Management of Combination Drugs

Is your plan exposed to any higher-cost, low clinical value combination drugs?

You should inquire about exposure to higher-cost, low clinical value combination drugs because these medications can significantly inflate healthcare spending without providing substantial clinical benefits. 

At MaxCare, we are keenly aware of the significant financial impact that combination drugs can have on a plan’s overall spend. Oftentimes, these medications are simply a combination of two drugs that are significantly cheaper when purchased individually. For example,one combination medication is simply a combination of two over-the-counter products. When purchased separately, the OTC products cost around $25 to $50. However, when purchased as the combination medication, the cost can soar as high as $3,000. To avoid the dramatic financial impact of combination drugs, we at MaxCare utilize SmartBlock, a program that removes combination products, high-cost dermatologics, and kits by substituting them with lower-cost yet equally effective alternatives.

Specialty Medication Utilization and Management

How is the PBM managing high-cost specialty medications?

By inquiring about this, employers or plan sponsors can ensure that the PBM employs comprehensive and cost-effective strategies to handle these expensive medications, aiming to balance financial considerations with quality care for members requiring specialty treatments.

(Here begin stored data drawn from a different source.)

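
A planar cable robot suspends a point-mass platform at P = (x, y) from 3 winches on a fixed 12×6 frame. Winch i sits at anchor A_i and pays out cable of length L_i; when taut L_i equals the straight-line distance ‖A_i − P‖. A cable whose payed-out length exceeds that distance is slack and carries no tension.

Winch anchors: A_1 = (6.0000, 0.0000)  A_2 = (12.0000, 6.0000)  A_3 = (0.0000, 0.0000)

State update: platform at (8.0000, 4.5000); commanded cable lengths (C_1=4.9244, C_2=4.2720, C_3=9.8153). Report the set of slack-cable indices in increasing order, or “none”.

3

i=1: geometric 4.9244 vs commanded 4.9244 ⇒ taut
i=2: geometric 4.2720 vs commanded 4.2720 ⇒ taut
i=3: geometric 9.1788 vs commanded 9.8153 ⇒ slack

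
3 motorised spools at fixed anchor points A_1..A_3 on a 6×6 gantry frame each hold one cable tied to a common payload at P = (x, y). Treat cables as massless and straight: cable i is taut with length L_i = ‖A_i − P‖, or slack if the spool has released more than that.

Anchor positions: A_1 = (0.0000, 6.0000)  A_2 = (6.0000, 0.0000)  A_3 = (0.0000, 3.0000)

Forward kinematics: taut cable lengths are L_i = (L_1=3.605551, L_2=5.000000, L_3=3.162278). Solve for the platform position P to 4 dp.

circle eqns → linear via eq_j − eq_1; set c_j = A_j·A_j − L_j²
c_1 = 0.0000+36.0000−13.0000 = 23.0000
-12.0000·x + 12.0000·y = c_1−c_2 = 12.0000
0.0000·x + 6.0000·y = c_1−c_3 = 24.0000
solve first two rows → x=3.0000, y=4.0000

(3.0000, 4.0000)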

At MaxCare, we utilize a layered approach to manage high-cost brand and specialty medications. Our layered approach includes the following:

  • Clinical Reviews Based Simply on Cost
  • Prior Authorizations
  • MaxProtect (In-House Coupon Program)
  • No Exclusive Specialty Arrangement
  • Partnerships with Industry Leading Alternate Sourcing and Tele Health Solutions

In conclusion, choosing the right PBM involves a meticulous evaluation of various aspects, ensuring transparency, cost-efficiency, and effective management of medications. MaxCare’s commitment to transparency, innovative strategies, and member-centric solutions make it a compelling choice for discerning organizations seeking a reliable pharmacy benefit manager.